At the end of a review panning (no, really?) the new slash-and-gore movie Saw VI:
"Saw VI" is rated R (Under 17 requires
accompanying parent or adult guardian) .
Tripe, most of it human.
"Well, this is not how I expected to wake up this morning," Obama said. He described his interaction with his two daughters.
"After I received the news, Malia walked in and said, 'Daddy, you won the Nobel Peace Prize, and it is Bo's birthday.' And then Sasha added, `Plus, we have a three-day weekend coming up.' So it's — it's good to have kids to keep things in perspective."
From reading Pollock's book on Spinoza:
Men are also gained over by liberality, chiefly those who have not wherewithal to buy the necessaries of life. But helping every one in need is far beyond the means and convenience of any private person. For a private man's wealth is no match for such a demand. Also a single man's opportunities are too narrow for him to contract friendship with all. Wherefore providing for the poor is a duty that falls on the whole community and has regard only to the common interest. ---Spinoza, Ethics
Funny, later I heard Michael Moore talking to Wolf Blitzer about his new movie about the problems inherent in capitalism:
How do you respond to the people who charge you with hypocrisy? You made a lot of money in this free-enterprise capitalist system and now you're railing against it.Isn't that amazing? That...I've done ok and I still wanna do these things to help people who have it worse off than I. That I'm actually following through on the religious principles I was raised with that I will be judged by how I treat the least among us.
The other bit I liked in the Ethics, sounds like Marcus Aurelius and the Stoics:
Now man's power is very much confined, and is inifitely surpassed by the power of external causes; and therefore we have not any absolute power of converting to our own use things outside us. Yet we shall bear with an even mind that which happens to us against the conditions of our own advantage if we are aware that we have done our part of the business, and that the power we possess could not have gone so far as to avoid those evils; and that we are part of the whole order of nature and bound thereby.
Thanks to Kateri.
One way to compensate would be a "controlled napping" policy, based on NASA research more than two decades ago. It found that pilots were more alert and performed better during landings when they were allowed to take turns napping during the cruise phase of flights. Other countries have adopted the policies, but the FAA has not.
http://news.yahoo.com/s/ap/20090901/ap_on_bi_ge/us_tired_pilots
Pilots, whatever. Can we institute that generally. PLEEEEEEASE?
No taxes! Oh, wait... From the San Jose Mercury News:
Contending it was a tax, Republicans in the Legislature killed a plan supported by environmental groups and Democrats to impose a $15 surcharge on vehicle registrations that would have doubled the state park budget while giving every California resident free admission to all state parks.
But last week, state Sen. Dave Cogdill, R-Fresno, sent Coleman a letter saying he had "deep concerns" about the potential closures of parks in his district, such as Turlock Lake, and urging her to "weigh the devastating economic consequences."

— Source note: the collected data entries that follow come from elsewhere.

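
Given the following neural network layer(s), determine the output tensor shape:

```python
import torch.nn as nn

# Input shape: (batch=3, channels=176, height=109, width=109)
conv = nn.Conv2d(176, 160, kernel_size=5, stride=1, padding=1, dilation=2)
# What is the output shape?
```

Input: (3, 176, 109, 109) -> Output: (3, 160, 103, 103)

Answer: (3, 160, 103, 103)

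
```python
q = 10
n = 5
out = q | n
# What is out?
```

Trace:
`q = 10` → q = 10
`n = 5` → n = 5
`out = q | n` → out = 15
So out = 15

Answer: 15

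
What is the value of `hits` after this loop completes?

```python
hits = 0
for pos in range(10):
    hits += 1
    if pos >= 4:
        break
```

Loop breaks when pos reaches 4, hits is 5
`hits` takes the values: 0 → 1 → 2 → 3 → 4 → 5

Answer: 5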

"It's too bad that Senator Cogdill didn't take this into account before we got to this stage," said Elizabeth Goldstein, president of the California State Parks Foundation.
What can you say? I mean, really!
"We could have a plan in a few weeks if the goal is not a government takeover," said Sen. Jim DeMint, R-S.C. "We've never seen the government operate a plan of any kind effectively and at the budgets we talked about." Yahoo News
Yeah, that's absolutely right. Because
- The interstate highway system has never worked right.
- The Apollo program never came close to getting to the Moon.
- The Tennessee Valley Authority, the Columbia River Power Project, and the Hoover Dam are all laughingstocks of the modern world.
- The Social Security System never came close to ending poverty among the elderly.
- Medicare, a single-payer healthcare system, has never provided any necessary care to retirees.
- The Manhattan Project and the H-Bomb project were totally outstripped by private enterprise endeavors.
- We lost WWII.
When I heard Jacqueline Schwab play the piano for the first time, a couple years back, it was a revelatory moment. It reminded me what music is supposed to sound like, what it's all about. I actually got to take a couple lessons from her, back when I thought I had time to pursue the piano myself.
I heard through the grapevine that she was going to be on Letterman, backing up Jean Redpath. Letterman is on at 11:30 in this time zone, which means it might as well be on being broadcase on Mars as far as I'm concerned. But we taped it, and watched it, and some enterprising soul has put it on youtube. Just awesome.